Although PFM has managed the investment of Goleta West’s assets for the past three years, their $29 million reserve fund has come under intense scrutiny over the past several months as the City of Goleta has expressed interest in taking over sewer service from the district within city limits. The district gets its revenue primarily from user fees and a small chunk of the property tax, 5.7 percent, which the city has stated it wants to absorb into its general fund. Facing a $1.1 million budget deficit, City of Goleta officials several months ago indicated their intention to apply to Santa Barbara County’s Local Agency Formation Commission (LAFCO) to detach the portion of the district that lies within its borders. “We feel that there are a whole lot of issues the city isn’t dealing with,” said Mark Nation, the district’s general manager, who touts his agency as one would a successfully run business. “You get into doing public works projects [such as maintaining sewage lines] and it costs millions. Our board has been diligent about putting that money aside so that it’s available for capital improvements.”

The 5.7 percent of the property tax that Goleta West takes is one of the many anomalies of Proposition 13 – passed in 1978 as an effort to prevent property taxes from getting too high – and it has been a main point of contention between the district and the city. City Manager Dan Singer said that that Goleta West has done a great job; the city’s desire to absorb it is very much about the money. “We feel that we have more use for the money,” said Councilmember Margaret Connell. “I don’t think the Sanitary District should get more of the property tax than the city does. The city has so many more services to provide.” According to state law, the Goleta West Sanitary District can use revenue gleaned from property taxes only for street sweeping-which reduces pollution into the ocean-and for capital improvements, some of which are shared with the Goleta Sanitary District, the adjacent sewage treatment agency.

Goleta West Sanitary District has been doing the unglamorous job of dealing with the business end of area pipes since 1954, when the growing Isla Vista community necessitated a sewer system that went beyond the capacity that the rest of the Goleta Valley had available at the time. Since then, Goleta West has expanded to include a large swath of western Goleta, although administrative and operational functions are carried out by a staff of only six people. Nation said that if the City of Goleta were to take over his district, it would result in sewer rates four to five times higher, particularly in Isla Vista, which would remain serviced by a remnant of Goleta West. “Goleta wants the property tax for general services, not sewer services,” he said.
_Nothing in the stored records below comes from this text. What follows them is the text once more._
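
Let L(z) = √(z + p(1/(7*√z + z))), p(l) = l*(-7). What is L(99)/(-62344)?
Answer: -√(29382 + 6237*√11)/(187032*√(33 + 7*√11)) ≈ -0.00015956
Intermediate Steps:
p(l) = -7*l
L(z) = √(z - 7/(z + 7*√z)) (L(z) = √(z - 7/(7*√z + z)) = √(z - 7/(z + 7*√z)))
L(99)/(-62344) = √((-7 + 99*(99 + 7*√99))/(99 + 7*√99))/(-62344) = √((-7 + 99*(99 + 7*(3*√11)))/(99 + 7*(3*√11)))*(-1/62344) = √((-7 + 99*(99 + 21*√11))/(99 + 21*√11))*(-1/62344) = √((-7 + (9801 + 2079*√11))/(99 + 21*√11))*(-1/62344) = √((9794 + 2079*√11)/(99 + 21*√11))*(-1/62344) = (√(9794 + 2079*√11)/√(99 + 21*√11))*(-1/62344) = -√(9794 + 2079*√11)/(62344*√(99 + 21*√11))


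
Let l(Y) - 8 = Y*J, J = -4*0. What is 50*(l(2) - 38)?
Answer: -1500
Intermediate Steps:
J = 0
l(Y) = 8 (l(Y) = 8 + Y*0 = 8 + 0 = 8)
50*(l(2) - 38) = 50*(8 - 38) = 50*(-30) = -1500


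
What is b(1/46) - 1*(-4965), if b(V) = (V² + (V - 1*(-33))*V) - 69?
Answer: 2590364/529 ≈ 4896.7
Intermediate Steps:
b(V) = -69 + V² + V*(33 + V) (b(V) = (V² + (V + 33)*V) - 69 = (V² + (33 + V)*V) - 69 = (V² + V*(33 + V)) - 69 = -69 + V² + V*(33 + V))
b(1/46) - 1*(-4965) = (-69 + 2*(1/46)² + 33/46) - 1*(-4965) = (-69 + 2*(1/46)² + 33*(1/46)) + 4965 = (-69 + 2*(1/2116) + 33/46) + 4965 = (-69 + 1/1058 + 33/46) + 4965 = -36121/529 + 4965 = 2590364/529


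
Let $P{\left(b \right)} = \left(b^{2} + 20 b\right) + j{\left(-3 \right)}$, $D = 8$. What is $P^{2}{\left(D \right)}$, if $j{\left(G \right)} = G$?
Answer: $48841$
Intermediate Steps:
$P{\left(b \right)} = -3 + b^{2} + 20 b$ ($P{\left(b \right)} = \left(b^{2} + 20 b\right) - 3 = -3 + b^{2} + 20 b$)
$P^{2}{\left(D \right)} = \left(-3 + 8^{2} + 20 \cdot 8\right)^{2} = \left(-3 + 64 + 160\right)^{2} = 221^{2} = 48841$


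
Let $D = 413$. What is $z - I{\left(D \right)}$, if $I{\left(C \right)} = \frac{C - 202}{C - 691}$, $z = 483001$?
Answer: $\frac{134274489}{278} \approx 4.83 \cdot 10^{5}$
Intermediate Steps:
$I{\left(C \right)} = \frac{-202 + C}{-691 + C}$
$z - I{\left(D \right)} = 483001 - \frac{-202 + 413}{-691 + 413} = 483001 - \frac{1}{-278} \cdot 211 = 483001 - \left(- \frac{1}{278}\right) 211 = 483001 - - \frac{211}{278} = 483001 + \frac{211}{278} = \frac{134274489}{278}$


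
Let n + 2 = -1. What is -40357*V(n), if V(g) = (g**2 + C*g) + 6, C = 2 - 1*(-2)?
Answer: -121071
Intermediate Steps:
n = -3 (n = -2 - 1 = -3)
C = 4 (C = 2 + 2 = 4)
V(g) = 6 + g**2 + 4*g (V(g) = (g**2 + 4*g) + 6 = 6 + g**2 + 4*g)
-40357*V(n) = -40357*(6 + (-3)**2 + 4*(-3)) = -40357*(6 + 9 - 12) = -40357*3 = -121071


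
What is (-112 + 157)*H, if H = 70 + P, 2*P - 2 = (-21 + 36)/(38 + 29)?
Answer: 428805/134 ≈ 3200.0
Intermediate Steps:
P = 149/134 (P = 1 + ((-21 + 36)/(38 + 29))/2 = 1 + (15/67)/2 = 1 + (15*(1/67))/2 = 1 + (½)*(15/67) = 1 + 15/134 = 149/134 ≈ 1.1119)
H = 9529/134 (H = 70 + 149/134 = 9529/134 ≈ 71.112)
(-112 + 157)*H = (-112 + 157)*(9529/134) = 45*(9529/134) = 428805/134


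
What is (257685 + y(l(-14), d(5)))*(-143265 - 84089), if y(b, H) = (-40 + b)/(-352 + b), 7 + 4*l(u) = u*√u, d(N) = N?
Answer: 41378428*(-19822*√14 + 2003431*I)/(-1415*I + 14*√14) ≈ -5.8586e+10 - 7413.0*I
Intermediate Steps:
l(u) = -7/4 + u^(3/2)/4 (l(u) = -7/4 + (u*√u)/4 = -7/4 + u^(3/2)/4)
y(b, H) = (-40 + b)/(-352 + b)
(257685 + y(l(-14), d(5)))*(-143265 - 84089) = (257685 + (-40 + (-7/4 + (-14)^(3/2)/4))/(-352 + (-7/4 + (-14)^(3/2)/4)))*(-143265 - 84089) = (257685 + (-40 + (-7/4 + (-14*I*√14)/4))/(-352 + (-7/4 + (-14*I*√14)/4)))*(-227354) = (257685 + (-40 + (-7/4 - 7*I*√14/2))/(-352 + (-7/4 - 7*I*√14/2)))*(-227354) = (257685 + (-167/4 - 7*I*√14/2)/(-1415/4 - 7*I*√14/2))*(-227354) = -58585715490 - 227354*(-167/4 - 7*I*√14/2)/(-1415/4 - 7*I*√14/2)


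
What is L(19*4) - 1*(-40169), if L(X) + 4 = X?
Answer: 40241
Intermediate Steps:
L(X) = -4 + X
L(19*4) - 1*(-40169) = (-4 + 19*4) - 1*(-40169) = (-4 + 76) + 40169 = 72 + 40169 = 40241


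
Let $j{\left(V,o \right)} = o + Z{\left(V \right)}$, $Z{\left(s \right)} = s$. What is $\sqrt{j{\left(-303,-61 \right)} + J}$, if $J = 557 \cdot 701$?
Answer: $\sqrt{390093} \approx 624.57$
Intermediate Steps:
$j{\left(V,o \right)} = V + o$ ($j{\left(V,o \right)} = o + V = V + o$)
$J = 390457$
$\sqrt{j{\left(-303,-61 \right)} + J} = \sqrt{\left(-303 - 61\right) + 390457} = \sqrt{-364 + 390457} = \sqrt{390093}$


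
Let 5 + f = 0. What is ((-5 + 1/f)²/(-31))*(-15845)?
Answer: 2142244/155 ≈ 13821.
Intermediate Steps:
f = -5 (f = -5 + 0 = -5)
((-5 + 1/f)²/(-31))*(-15845) = ((-5 + 1/(-5))²/(-31))*(-15845) = ((-5 - ⅕)²*(-1/31))*(-15845) = ((-26/5)²*(-1/31))*(-15845) = ((676/25)*(-1/31))*(-15845) = -676/775*(-15845) = 2142244/155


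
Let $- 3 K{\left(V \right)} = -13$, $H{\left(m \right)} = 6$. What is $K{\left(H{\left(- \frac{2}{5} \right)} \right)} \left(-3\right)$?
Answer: $-13$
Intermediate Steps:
$K{\left(V \right)} = \frac{13}{3}$ ($K{\left(V \right)} = \left(- \frac{1}{3}\right) \left(-13\right) = \frac{13}{3}$)
$K{\left(H{\left(- \frac{2}{5} \right)} \right)} \left(-3\right) = \frac{13}{3} \left(-3\right) = -13$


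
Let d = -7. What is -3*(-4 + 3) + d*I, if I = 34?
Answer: -235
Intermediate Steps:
-3*(-4 + 3) + d*I = -3*(-4 + 3) - 7*34 = -3*(-1) - 238 = 3 - 238 = -235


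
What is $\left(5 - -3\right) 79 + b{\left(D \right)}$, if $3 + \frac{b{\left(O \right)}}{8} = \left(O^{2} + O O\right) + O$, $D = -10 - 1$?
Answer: $2456$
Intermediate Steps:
$D = -11$
$b{\left(O \right)} = -24 + 8 O + 16 O^{2}$ ($b{\left(O \right)} = -24 + 8 \left(\left(O^{2} + O O\right) + O\right) = -24 + 8 \left(\left(O^{2} + O^{2}\right) + O\right) = -24 + 8 \left(2 O^{2} + O\right) = -24 + 8 \left(O + 2 O^{2}\right) = -24 + \left(8 O + 16 O^{2}\right) = -24 + 8 O + 16 O^{2}$)
$\left(5 - -3\right) 79 + b{\left(D \right)} = \left(5 - -3\right) 79 + \left(-24 + 8 \left(-11\right) + 16 \left(-11\right)^{2}\right) = \left(5 + 3\right) 79 - -1824 = 8 \cdot 79 - -1824 = 632 + 1824 = 2456$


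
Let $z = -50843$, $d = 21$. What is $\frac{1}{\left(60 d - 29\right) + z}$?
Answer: $- \frac{1}{49612} \approx -2.0156 \cdot 10^{-5}$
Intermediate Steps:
$\frac{1}{\left(60 d - 29\right) + z} = \frac{1}{\left(60 \cdot 21 - 29\right) - 50843} = \frac{1}{\left(1260 - 29\right) - 50843} = \frac{1}{1231 - 50843} = \frac{1}{-49612} = - \frac{1}{49612}$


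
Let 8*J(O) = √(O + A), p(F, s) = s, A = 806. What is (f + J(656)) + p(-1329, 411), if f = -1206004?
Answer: -1205593 + √1462/8 ≈ -1.2056e+6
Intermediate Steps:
J(O) = √(806 + O)/8 (J(O) = √(O + 806)/8 = √(806 + O)/8)
(f + J(656)) + p(-1329, 411) = (-1206004 + √(806 + 656)/8) + 411 = (-1206004 + √1462/8) + 411 = -1205593 + √1462/8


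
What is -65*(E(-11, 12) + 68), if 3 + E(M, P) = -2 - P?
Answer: -3315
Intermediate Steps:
E(M, P) = -5 - P (E(M, P) = -3 + (-2 - P) = -5 - P)
-65*(E(-11, 12) + 68) = -65*((-5 - 1*12) + 68) = -65*((-5 - 12) + 68) = -65*(-17 + 68) = -65*51 = -3315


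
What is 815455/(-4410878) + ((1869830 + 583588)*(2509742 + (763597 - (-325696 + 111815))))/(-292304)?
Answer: -1179304523270860225/40291165091 ≈ -2.9270e+7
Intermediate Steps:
815455/(-4410878) + ((1869830 + 583588)*(2509742 + (763597 - (-325696 + 111815))))/(-292304) = 815455*(-1/4410878) + (2453418*(2509742 + (763597 - 1*(-213881))))*(-1/292304) = -815455/4410878 + (2453418*(2509742 + (763597 + 213881)))*(-1/292304) = -815455/4410878 + (2453418*(2509742 + 977478))*(-1/292304) = -815455/4410878 + (2453418*3487220)*(-1/292304) = -815455/4410878 + 8555608317960*(-1/292304) = -815455/4410878 - 1069451039745/36538 = -1179304523270860225/40291165091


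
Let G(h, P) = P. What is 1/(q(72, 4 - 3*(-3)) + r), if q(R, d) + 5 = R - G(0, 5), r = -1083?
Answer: -1/1021 ≈ -0.00097943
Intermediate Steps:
q(R, d) = -10 + R (q(R, d) = -5 + (R - 1*5) = -5 + (R - 5) = -5 + (-5 + R) = -10 + R)
1/(q(72, 4 - 3*(-3)) + r) = 1/((-10 + 72) - 1083) = 1/(62 - 1083) = 1/(-1021) = -1/1021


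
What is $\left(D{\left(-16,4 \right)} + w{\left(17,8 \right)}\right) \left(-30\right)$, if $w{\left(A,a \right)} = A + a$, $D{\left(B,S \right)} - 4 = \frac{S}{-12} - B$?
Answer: $-1340$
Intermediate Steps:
$D{\left(B,S \right)} = 4 - B - \frac{S}{12}$ ($D{\left(B,S \right)} = 4 - \left(B - \frac{S}{-12}\right) = 4 - \left(B - S \left(- \frac{1}{12}\right)\right) = 4 - \left(B + \frac{S}{12}\right) = 4 - B - \frac{S}{12}$)
$\left(D{\left(-16,4 \right)} + w{\left(17,8 \right)}\right) \left(-30\right) = \left(\left(4 - -16 - \frac{1}{3}\right) + \left(17 + 8\right)\right) \left(-30\right) = \left(\left(4 + 16 - \frac{1}{3}\right) + 25\right) \left(-30\right) = \left(\frac{59}{3} + 25\right) \left(-30\right) = \frac{134}{3} \left(-30\right) = -1340$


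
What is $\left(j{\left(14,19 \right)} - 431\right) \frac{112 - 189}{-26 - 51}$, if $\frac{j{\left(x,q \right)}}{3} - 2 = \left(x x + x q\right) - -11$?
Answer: $994$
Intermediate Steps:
$j{\left(x,q \right)} = 39 + 3 x^{2} + 3 q x$ ($j{\left(x,q \right)} = 6 + 3 \left(\left(x x + x q\right) - -11\right) = 6 + 3 \left(\left(x^{2} + q x\right) + 11\right) = 6 + 3 \left(11 + x^{2} + q x\right) = 6 + \left(33 + 3 x^{2} + 3 q x\right) = 39 + 3 x^{2} + 3 q x$)
$\left(j{\left(14,19 \right)} - 431\right) \frac{112 - 189}{-26 - 51} = \left(\left(39 + 3 \cdot 14^{2} + 3 \cdot 19 \cdot 14\right) - 431\right) \frac{112 - 189}{-26 - 51} = \left(\left(39 + 3 \cdot 196 + 798\right) - 431\right) \left(- \frac{77}{-77}\right) = \left(\left(39 + 588 + 798\right) - 431\right) \left(\left(-77\right) \left(- \frac{1}{77}\right)\right) = \left(1425 - 431\right) 1 = 994 \cdot 1 = 994$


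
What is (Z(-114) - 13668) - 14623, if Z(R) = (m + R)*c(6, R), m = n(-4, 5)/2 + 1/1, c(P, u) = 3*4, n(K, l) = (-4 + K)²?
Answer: -29263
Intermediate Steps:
c(P, u) = 12
m = 33 (m = (-4 - 4)²/2 + 1/1 = (-8)²*(½) + 1*1 = 64*(½) + 1 = 32 + 1 = 33)
Z(R) = 396 + 12*R (Z(R) = (33 + R)*12 = 396 + 12*R)
(Z(-114) - 13668) - 14623 = ((396 + 12*(-114)) - 13668) - 14623 = ((396 - 1368) - 13668) - 14623 = (-972 - 13668) - 14623 = -14640 - 14623 = -29263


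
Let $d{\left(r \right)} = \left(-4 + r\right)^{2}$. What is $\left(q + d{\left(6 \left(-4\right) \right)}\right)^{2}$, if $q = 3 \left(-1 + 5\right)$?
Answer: $633616$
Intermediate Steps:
$q = 12$ ($q = 3 \cdot 4 = 12$)
$\left(q + d{\left(6 \left(-4\right) \right)}\right)^{2} = \left(12 + \left(-4 + 6 \left(-4\right)\right)^{2}\right)^{2} = \left(12 + \left(-4 - 24\right)^{2}\right)^{2} = \left(12 + \left(-28\right)^{2}\right)^{2} = \left(12 + 784\right)^{2} = 796^{2} = 633616$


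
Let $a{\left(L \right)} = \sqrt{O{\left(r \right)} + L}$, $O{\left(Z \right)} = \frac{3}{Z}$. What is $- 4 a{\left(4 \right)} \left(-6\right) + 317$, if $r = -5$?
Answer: $317 + \frac{24 \sqrt{85}}{5} \approx 361.25$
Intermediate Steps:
$a{\left(L \right)} = \sqrt{- \frac{3}{5} + L}$ ($a{\left(L \right)} = \sqrt{\frac{3}{-5} + L} = \sqrt{3 \left(- \frac{1}{5}\right) + L} = \sqrt{- \frac{3}{5} + L}$)
$- 4 a{\left(4 \right)} \left(-6\right) + 317 = - 4 \frac{\sqrt{-15 + 25 \cdot 4}}{5} \left(-6\right) + 317 = - 4 \frac{\sqrt{-15 + 100}}{5} \left(-6\right) + 317 = - 4 \frac{\sqrt{85}}{5} \left(-6\right) + 317 = - \frac{4 \sqrt{85}}{5} \left(-6\right) + 317 = \frac{24 \sqrt{85}}{5} + 317 = 317 + \frac{24 \sqrt{85}}{5}$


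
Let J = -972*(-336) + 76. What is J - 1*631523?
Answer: -304855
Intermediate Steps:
J = 326668 (J = 326592 + 76 = 326668)
J - 1*631523 = 326668 - 1*631523 = 326668 - 631523 = -304855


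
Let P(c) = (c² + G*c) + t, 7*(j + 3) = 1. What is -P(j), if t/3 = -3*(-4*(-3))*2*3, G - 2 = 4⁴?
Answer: 67472/49 ≈ 1377.0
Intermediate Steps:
G = 258 (G = 2 + 4⁴ = 2 + 256 = 258)
t = -648 (t = 3*(-3*(-4*(-3))*2*3) = 3*(-36*2*3) = 3*(-3*24*3) = 3*(-72*3) = 3*(-216) = -648)
j = -20/7 (j = -3 + (⅐)*1 = -3 + ⅐ = -20/7 ≈ -2.8571)
P(c) = -648 + c² + 258*c (P(c) = (c² + 258*c) - 648 = -648 + c² + 258*c)
-P(j) = -(-648 + (-20/7)² + 258*(-20/7)) = -(-648 + 400/49 - 5160/7) = -1*(-67472/49) = 67472/49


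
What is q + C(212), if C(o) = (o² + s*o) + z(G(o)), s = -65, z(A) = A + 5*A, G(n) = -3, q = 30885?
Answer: 62031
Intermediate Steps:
z(A) = 6*A
C(o) = -18 + o² - 65*o (C(o) = (o² - 65*o) + 6*(-3) = (o² - 65*o) - 18 = -18 + o² - 65*o)
q + C(212) = 30885 + (-18 + 212² - 65*212) = 30885 + (-18 + 44944 - 13780) = 30885 + 31146 = 62031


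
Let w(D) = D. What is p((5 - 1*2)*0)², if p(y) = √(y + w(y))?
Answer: 0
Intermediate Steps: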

Currently it is not clear when the matter will go before LAFCO, but Connell said that Bob Braitman, LAFCO’s executive officer, has encouraged the city to detach from Goleta West. Nation opined that the county officials on the LAFCO board might not vote for something that would raise sewer rates for county residents during this time of economic hardship. “Especially now, when the economy is tough and people are getting furloughed and unemployed, they don’t want to raise rates,” he said. His board will continue to save for a rainy day, which may come in the form of a legal battle requiring them to pay a hefty sum to their legal counsel, Steve Amerikaner.

With a twinkle in her eye that seemed to defy the musty odor drifting in waves through the boardroom’s open door, past a pile of turkey and roast beef sandwiches, and into the unwilling nostrils of the room’s inhabitants, Jones smartly evened a stack of papers on the edge of the table as the meeting ended. After all, with a well-managed $29 million portfolio in her care and two Goleta Water District boardmembers eagerly taking notes-potential clients-she had much to be proud of.